A few weeks ago, we reported that
Nintendo’s digital sales have risen to 11% of their total software sales. While second quarter digital sales were down slightly from the previous fiscal year, the third quarter has more than made up for the difference. When taking into account the last three quarters versus the same period in fiscal year 2014, digital sales have risen 17%, bringing this year’s sales to ¥21.1 billion. In fact, Q3 of the current fiscal year represents the greatest single quarter of sales since fiscal year 2013. The third quarter also almost doubled the amount of sales for the entire first half of the year. With results like these, it seems as though Nintendo will easily surpass last year’s numbers.
Nintendo’s audience for digital downloads has also shifted from last year. In the first three quarters of 2014, roughly 45% of downloads came from Japan, while 35% were from the Americas. However, in the same period in 2015, the Americas make up about half of all downloads, while Japan shrank to almost 30%. European downloads also slightly increased from last year. In part, this is likely due to the release of hit digital titles such as Rusty’s Real Deal Baseball which released early in fiscal year 2014 for Japan, possibly leading to elevated quantities of downloads for that segment. Likewise, the game did not come out until almost the end of the same fiscal year for North America, so any significant impact from the game would most likely be recorded in this year’s numbers.

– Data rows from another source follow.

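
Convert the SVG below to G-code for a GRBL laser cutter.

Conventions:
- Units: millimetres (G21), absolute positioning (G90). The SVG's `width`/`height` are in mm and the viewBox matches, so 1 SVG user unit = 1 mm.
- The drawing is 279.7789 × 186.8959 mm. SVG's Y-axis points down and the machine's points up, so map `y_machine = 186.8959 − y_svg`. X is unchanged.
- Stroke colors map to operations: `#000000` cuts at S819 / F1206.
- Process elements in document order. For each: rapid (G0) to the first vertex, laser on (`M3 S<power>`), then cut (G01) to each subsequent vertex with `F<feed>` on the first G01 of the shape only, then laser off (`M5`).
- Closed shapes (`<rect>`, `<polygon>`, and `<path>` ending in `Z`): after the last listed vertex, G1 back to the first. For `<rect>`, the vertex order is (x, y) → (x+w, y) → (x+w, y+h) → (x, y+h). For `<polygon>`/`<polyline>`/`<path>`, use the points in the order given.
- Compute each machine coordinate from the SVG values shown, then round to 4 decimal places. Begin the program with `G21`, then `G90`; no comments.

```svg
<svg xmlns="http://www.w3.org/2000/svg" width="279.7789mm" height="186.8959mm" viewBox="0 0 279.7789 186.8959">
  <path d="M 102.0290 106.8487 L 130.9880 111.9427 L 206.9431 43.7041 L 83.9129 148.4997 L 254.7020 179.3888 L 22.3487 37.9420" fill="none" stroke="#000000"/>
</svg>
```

viewBox `0 0 279.7789 186.8959` with mm width/height → 1 unit = 1 mm. Flip: y_m = 186.8959 − y_svg.

**Shape 1** — `<path>` open polyline, stroke `#000000` → cut (S819, F1206). Machine vertices: (102.0290,80.0472) → (130.9880,74.9532) → (206.9431,143.1918) → (83.9129,38.3962) → (254.7020,7.5071) → (22.3487,148.9539). Open path.

G21
G90
G0 X102.0290 Y80.0472
M3 S819
G01 X130.9880 Y74.9532 F1206
G01 X206.9431 Y143.1918
G01 X83.9129 Y38.3962
G01 X254.7020 Y7.5071
G01 X22.3487 Y148.9539
M5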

Finally, Nintendo looked closer at first party sales within the Americas. From 2008 until 2011, downloads of first-party titles remained fairly constant at around 2-3% of total software sales. Since 2012, however, the percentage has risen dramatically increased. The change was strongest between 2013 and 2014, almost doubling in the span of just one year. Currently, digital sales of first-party games are sitting at around 13%, the highest they’ve ever been.
From introducing a unified account system for the eShop in 2013 to allowing users to pre-load games, Nintendo is doing what it can to better capture a growing market. These numbers seem to indicate that their efforts are paying off. Nintendo’s digital economy has never been better, and at the rate it’s going, it will continue to remain strong.